Matt Crafton, driver of the No. 88 Menards/Certain Teed Chevrolet truck, was one of the drivers most impressed with his visit to Dover Air Force base.
“It meant a lot to be there,” Crafton said. “The guys and gals came out and thanked us for being here, but I mean we need to thank them a lot more for what they do for us because if they didn’t do for us, we wouldn’t be here doing what we do.”
Joey Coulter, rookie driver of the No. 22 RCR/Rip-It Chevrolet, echoed Crafton’s sentiments about his experience at Dover Air Force base.
“It’s been really awesome,” Coulter said. “You get a whole new respect for things that you don’t see behind the scenes that is pretty neat.”
“It’s unbelievable the size of those airplanes,” Coulter continued.” Even in the cockpit, there were ten of us and there was still plenty of room.”
Miguel Paludo, another rookie behind the wheel of the No. 7 Lucas Oil/K&N Oil Filters Toyota, was also amazed at the base and the size of the airplanes on which the air men and women were working.
“I am just in awe,” Paludo said simply. “It is amazing the engineering that goes into these things.”
While showing off the enormous hangar/garage area where planes are repaired, the air men and women were equally as thrilled to have the NASCAR drivers and teams see them in pit stop style action. One of those was Tech Sergeant and Production Supervisor, aka night shift pit boss, Matthew Ende.
“I think it’s great to have the NASCAR teams here at Dover Air Force Base,” Ende said. “It’s a great morale booster for these guys because they work hard every day.”
“To see these guys interact with the NASCAR folks is really good,” Ende continued. “We appreciate them coming here to hang out with us.”
Ende, originally from update New York, has been stationed at Dover Air Force Base for sixteen years. His job is to coordinate all of the specialists, including hydraulic, electro and environmental specialists, who serve as the cargo planes’ pit crew on the night shift.
“I pretty much run the whole shop and coordinate everyone that works on the jets on the night shift,” Ende said. “So, yes I am the pit boss.”
Ende is not just large and in charge in his Air Force ‘garage’. He is also a true NASCAR fan.
“Oh yes, I am a NASCAR fan and I usually go to the September race here in Dover every year,” Ende said. “My favorite driver right now is Tony Stewart.”
All of the NASCAR Truck Series teams returned the favor of their visit to the Air Force base, inviting their Air Force counterparts to the Dover Truck race.

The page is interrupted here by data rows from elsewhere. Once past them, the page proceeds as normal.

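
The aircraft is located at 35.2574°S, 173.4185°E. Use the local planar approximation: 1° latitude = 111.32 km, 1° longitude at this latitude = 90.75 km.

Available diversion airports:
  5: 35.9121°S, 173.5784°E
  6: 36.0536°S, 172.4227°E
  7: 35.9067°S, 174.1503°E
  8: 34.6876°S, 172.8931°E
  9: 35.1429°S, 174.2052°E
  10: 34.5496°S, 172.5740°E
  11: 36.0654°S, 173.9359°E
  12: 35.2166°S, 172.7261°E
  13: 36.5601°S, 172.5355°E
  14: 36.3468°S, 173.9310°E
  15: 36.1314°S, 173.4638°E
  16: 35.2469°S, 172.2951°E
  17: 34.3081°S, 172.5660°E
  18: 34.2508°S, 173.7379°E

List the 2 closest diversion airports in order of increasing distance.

12, 9

Distances from 35.2574°S, 173.4185°E:
5: 74.3118 km
6: 126.5794 km
7: 98.1571 km
8: 79.3522 km
9: 72.5219 km
10: 109.9166 km
11: 101.4646 km
12: 62.9992 km
13: 165.6834 km
14: 129.8846 km
15: 97.3805 km
16: 101.9553 km
17: 130.9682 km
18: 115.7429 km
Sorted: 12 (62.9992 km) < 9 (72.5219 km) < 5 (74.3118 km) < 8 (79.3522 km) < …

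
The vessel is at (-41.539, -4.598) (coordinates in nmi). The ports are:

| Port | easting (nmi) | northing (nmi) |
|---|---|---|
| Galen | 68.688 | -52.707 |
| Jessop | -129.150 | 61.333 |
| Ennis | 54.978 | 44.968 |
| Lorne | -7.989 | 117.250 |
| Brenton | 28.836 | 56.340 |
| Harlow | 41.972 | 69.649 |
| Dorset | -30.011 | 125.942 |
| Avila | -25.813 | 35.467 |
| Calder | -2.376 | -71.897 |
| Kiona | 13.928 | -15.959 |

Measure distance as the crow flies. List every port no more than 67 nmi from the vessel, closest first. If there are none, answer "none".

Avila, Kiona

Distances from (-41.539, -4.598):
Galen: √((110.227)² + (-48.109)²) = √(12149.99153 + 2314.47588) = 120.268 nmi
Jessop: √((-87.611)² + (65.931)²) = √(7675.68732 + 4346.89676) = 109.648 nmi
Ennis: √((96.517)² + (49.566)²) = √(9315.53129 + 2456.78836) = 108.500 nmi
Lorne: √((33.550)² + (121.848)²) = √(1125.60250 + 14846.93510) = 126.383 nmi
Brenton: √((70.375)² + (60.938)²) = √(4952.64062 + 3713.43984) = 93.092 nmi
Harlow: √((83.511)² + (74.247)²) = √(6974.08712 + 5512.61701) = 111.744 nmi
Dorset: √((11.528)² + (130.540)²) = √(132.89478 + 17040.69160) = 131.048 nmi
Avila: √((15.726)² + (40.065)²) = √(247.30708 + 1605.20422) = 43.041 nmi
Calder: √((39.163)² + (-67.299)²) = √(1533.74057 + 4529.15540) = 77.865 nmi
Kiona: √((55.467)² + (-11.361)²) = √(3076.58809 + 129.07232) = 56.619 nmi
Threshold 67 nmi: Avila (43.041 nmi), Kiona (56.619 nmi) are within range.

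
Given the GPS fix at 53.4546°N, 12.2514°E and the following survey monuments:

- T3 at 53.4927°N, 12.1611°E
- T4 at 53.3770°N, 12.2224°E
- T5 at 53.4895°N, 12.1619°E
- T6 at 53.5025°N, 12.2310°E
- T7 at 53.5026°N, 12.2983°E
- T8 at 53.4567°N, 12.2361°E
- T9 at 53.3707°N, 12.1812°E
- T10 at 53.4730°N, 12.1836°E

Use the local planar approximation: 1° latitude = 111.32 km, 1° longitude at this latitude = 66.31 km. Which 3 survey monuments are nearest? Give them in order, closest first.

Distances from 53.4546°N, 12.2514°E:
T3: √((0.0381·111.32)² + (-0.0903·66.31)²) = √(17.988558 + 35.853665) = 7.3377 km
T4: √((-0.0776·111.32)² + (-0.0290·66.31)²) = √(74.622507 + 3.697891) = 8.8499 km
T5: √((0.0349·111.32)² + (-0.0895·66.31)²) = √(15.093753 + 35.221198) = 7.0933 km
T6: √((0.0479·111.32)² + (-0.0204·66.31)²) = √(28.432655 + 1.829862) = 5.5011 km
T7: √((0.0480·111.32)² + (0.0469·66.31)²) = √(28.551496 + 9.671721) = 6.1825 km
T8: √((0.0021·111.32)² + (-0.0153·66.31)²) = √(0.054649 + 1.029297) = 1.0411 km
T9: √((-0.0839·111.32)² + (-0.0702·66.31)²) = √(87.230893 + 21.668671) = 10.4355 km
T10: √((0.0184·111.32)² + (-0.0678·66.31)²) = √(4.195484 + 20.212379) = 4.9404 km
Sorted: T8 (1.0411 km) < T10 (4.9404 km) < T6 (5.5011 km) < T7 (6.1825 km) < T5 (7.0933 km) < …

T8, T10, T6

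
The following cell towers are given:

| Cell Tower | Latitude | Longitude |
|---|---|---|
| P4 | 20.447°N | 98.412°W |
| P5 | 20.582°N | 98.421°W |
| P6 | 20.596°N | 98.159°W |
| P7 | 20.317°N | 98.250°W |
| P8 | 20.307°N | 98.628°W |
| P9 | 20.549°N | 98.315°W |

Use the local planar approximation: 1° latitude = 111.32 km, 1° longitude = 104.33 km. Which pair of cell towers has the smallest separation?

Pairwise distances:
P4–P5: √((0.135·111.32)² + (-0.009·104.33)²) = √(225.84680 + 0.88166) = 15.058 km
P4–P6: √((0.149·111.32)² + (0.253·104.33)²) = √(275.11795 + 696.72189) = 31.174 km
P4–P7: √((-0.130·111.32)² + (0.162·104.33)²) = √(209.42721 + 285.65935) = 22.251 km
P4–P8: √((-0.140·111.32)² + (-0.216·104.33)²) = √(242.88599 + 507.83884) = 27.399 km
P4–P9: √((0.102·111.32)² + (0.097·104.33)²) = √(128.92785 + 102.41460) = 15.210 km
P5–P6: √((0.014·111.32)² + (0.262·104.33)²) = √(2.42886 + 747.17270) = 27.379 km
P5–P7: √((-0.265·111.32)² + (0.171·104.33)²) = √(870.23820 + 318.28094) = 34.475 km
P5–P8: √((-0.275·111.32)² + (-0.207·104.33)²) = √(937.15577 + 466.40061) = 37.464 km
P5–P9: √((-0.033·111.32)² + (0.106·104.33)²) = √(13.49504 + 122.30104) = 11.653 km
P6–P7: √((-0.279·111.32)² + (-0.091·104.33)²) = √(964.61676 + 90.13661) = 32.477 km
P6–P8: √((-0.289·111.32)² + (-0.469·104.33)²) = √(1035.00413 + 2394.22025) = 58.560 km
P6–P9: √((-0.047·111.32)² + (-0.156·104.33)²) = √(27.37424 + 264.89125) = 17.096 km
P7–P8: √((-0.010·111.32)² + (-0.378·104.33)²) = √(1.23921 + 1555.25646) = 39.452 km
P7–P9: √((0.232·111.32)² + (-0.065·104.33)²) = √(666.99467 + 45.98806) = 26.702 km
P8–P9: √((0.242·111.32)² + (0.313·104.33)²) = √(725.73343 + 1066.36796) = 42.333 km
Closest pair: P5–P9 at 11.653 km.

P5 and P9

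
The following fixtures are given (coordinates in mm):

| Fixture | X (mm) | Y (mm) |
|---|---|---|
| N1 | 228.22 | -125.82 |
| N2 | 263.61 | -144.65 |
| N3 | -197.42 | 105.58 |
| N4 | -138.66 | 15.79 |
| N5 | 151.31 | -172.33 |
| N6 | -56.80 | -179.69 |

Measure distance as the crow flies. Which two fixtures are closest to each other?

N1 and N2

Pairwise distances:
N1–N2: 40.09 mm
N1–N3: 484.47 mm
N1–N4: 393.26 mm
N1–N5: 89.88 mm
N1–N6: 290.07 mm
N2–N3: 524.56 mm
N2–N4: 433.08 mm
N2–N5: 115.66 mm
N2–N6: 322.32 mm
N3–N4: 107.31 mm
N3–N5: 445.92 mm
N3–N6: 318.05 mm
N4–N5: 345.65 mm
N4–N6: 211.93 mm
N5–N6: 208.24 mm
Closest pair: N1–N2 at 40.09 mm.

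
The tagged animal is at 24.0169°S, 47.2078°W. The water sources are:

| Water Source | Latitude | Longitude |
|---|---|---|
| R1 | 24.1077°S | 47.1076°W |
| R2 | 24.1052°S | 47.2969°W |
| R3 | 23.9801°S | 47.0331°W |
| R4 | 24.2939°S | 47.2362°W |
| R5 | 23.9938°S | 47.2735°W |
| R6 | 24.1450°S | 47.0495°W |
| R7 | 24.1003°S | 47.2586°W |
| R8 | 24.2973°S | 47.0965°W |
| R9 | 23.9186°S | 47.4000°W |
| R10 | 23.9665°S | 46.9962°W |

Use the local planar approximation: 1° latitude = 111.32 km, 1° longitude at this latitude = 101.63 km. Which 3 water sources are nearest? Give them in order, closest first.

Distances from 24.0169°S, 47.2078°W:
R1: √((-0.0908·111.32)² + (0.1002·101.63)²) = √(102.168753 + 103.700128) = 14.3481 km
R2: √((-0.0883·111.32)² + (-0.0891·101.63)²) = √(96.620171 + 81.997245) = 13.3648 km
R3: √((0.0368·111.32)² + (0.1747·101.63)²) = √(16.781935 + 315.231538) = 18.2212 km
R4: √((-0.2770·111.32)² + (-0.0284·101.63)²) = √(950.836694 + 8.330682) = 30.9704 km
R5: √((0.0231·111.32)² + (-0.0657·101.63)²) = √(6.612571 + 44.583544) = 7.1551 km
R6: √((-0.1281·111.32)² + (0.1583·101.63)²) = √(203.350224 + 258.824677) = 21.4983 km
R7: √((-0.0834·111.32)² + (-0.0508·101.63)²) = √(86.194290 + 26.654545) = 10.6230 km
R8: √((-0.2804·111.32)² + (0.1113·101.63)²) = √(974.321787 + 127.948200) = 33.2005 km
R9: √((0.0983·111.32)² + (-0.1922·101.63)²) = √(119.743909 + 381.549262) = 22.3896 km
R10: √((0.0504·111.32)² + (0.2116·101.63)²) = √(31.478024 + 462.461068) = 22.2247 km
Sorted: R5 (7.1551 km) < R7 (10.6230 km) < R2 (13.3648 km) < R1 (14.3481 km) < R3 (18.2212 km) < …

R5, R7, R2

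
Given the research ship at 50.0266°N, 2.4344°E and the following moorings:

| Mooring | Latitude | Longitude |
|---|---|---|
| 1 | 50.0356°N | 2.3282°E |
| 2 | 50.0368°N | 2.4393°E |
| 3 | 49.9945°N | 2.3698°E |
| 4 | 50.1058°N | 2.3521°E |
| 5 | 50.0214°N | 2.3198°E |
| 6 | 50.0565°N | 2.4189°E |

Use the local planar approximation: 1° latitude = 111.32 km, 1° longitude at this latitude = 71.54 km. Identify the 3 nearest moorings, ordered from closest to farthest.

2, 6, 3

Distances from 50.0266°N, 2.4344°E:
1: √((0.0090·111.32)² + (-0.1062·71.54)²) = √(1.003764 + 57.722736) = 7.6633 km
2: √((0.0102·111.32)² + (0.0049·71.54)²) = √(1.289278 + 0.122882) = 1.1883 km
3: √((-0.0321·111.32)² + (-0.0646·71.54)²) = √(12.768987 + 21.358114) = 5.8418 km
4: √((0.0792·111.32)² + (-0.0823·71.54)²) = √(77.731448 + 34.665506) = 10.6017 km
5: √((-0.0052·111.32)² + (-0.1146·71.54)²) = √(0.335084 + 67.215140) = 8.2189 km
6: √((0.0299·111.32)² + (-0.0155·71.54)²) = √(11.078699 + 1.229593) = 3.5083 km
Sorted: 2 (1.1883 km) < 6 (3.5083 km) < 3 (5.8418 km) < 1 (7.6633 km) < 5 (8.2189 km) < …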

And for most of the drivers, at least for Crafton who finished third, as well as capturing the points lead, and Joey Coulter, who finished a personal best sixth place, their Air Force partners were definitely good luck.
Unfortunately, Miguel Paludo did not have such good luck. He ended up in the fence with a damaged race truck as a result of a tangle with Ricky Carmichael.
Truck Series points leader Crafton summed up his feelings about his Air Force honorary pit crew best.
“It was just an honor to have them in our pits,” Crafton said. “It was great to be with them throughout the day and have them hang out with us. They had a blast and they were all smiles.”